Progress on Predictions
Accurate earthquake predictions would go a long way toward dispelling such apathy, and experts at the Carson seminar said progress is being made on that front.
The most promising possibilities may emerge through an experiment in the Parkfield area of Central California, according to Robert Wallace, chief scientist with the U. S. Geological Survey's office of earthquakes, volcanoes and engineering.
He said scientists have been rigging that area with lasers and other high-tech devices to measure the slightest tilts and shifts that may precede an earthquake.
Parkfield is ideal for the experiment, Wallace said, because quakes have occurred there at relatively frequent and regular intervals--about every 22 years. If that average over the past century holds, the next Parkfield tremor will be in 1988, he said.
'Trap the Beast'
"The simple principle we're working with is that the Earth's crust must bend before it breaks," he said. "If we can trap the beast before it is unleashed, we may be able to apply what we learn to other earthquake-prone areas."

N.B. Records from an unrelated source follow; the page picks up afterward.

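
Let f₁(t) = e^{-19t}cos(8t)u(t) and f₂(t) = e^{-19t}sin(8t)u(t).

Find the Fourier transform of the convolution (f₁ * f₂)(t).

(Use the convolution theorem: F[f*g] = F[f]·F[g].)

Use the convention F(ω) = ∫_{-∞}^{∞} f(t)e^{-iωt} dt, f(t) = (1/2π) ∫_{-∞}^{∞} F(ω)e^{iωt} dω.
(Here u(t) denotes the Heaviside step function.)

F[f₁*f₂](ω) = \frac{8 \left(i \omega + 19\right)}{\left(\left(i \omega + 19\right)^{2} + 64\right)^{2}}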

Government planners at the Carson seminar said they are following the Parkfield experiment closely in hopes that it will help them develop better approaches for dealing with earthquake emergencies.
"We are faced with some real dilemmas when the scientific community comes up with an earthquake prediction," said Richard Andrews of the Governor's Office of Emergency Services.
If the government ignores a prediction that later proves accurate, the quake will strike an unprepared populace, he said. On the other hand, "if we go around crying wolf too many times," he said, nobody will be listening when the big one finally comes.
To deal with the dilemma, Andrews said, public policy and scientific research should proceed on parallel tracks so that planners can make the best decision possible on when to sound the alarm.
"In the meantime," he said, "we should all be aware that an earthquake can happen anytime and in any place in California."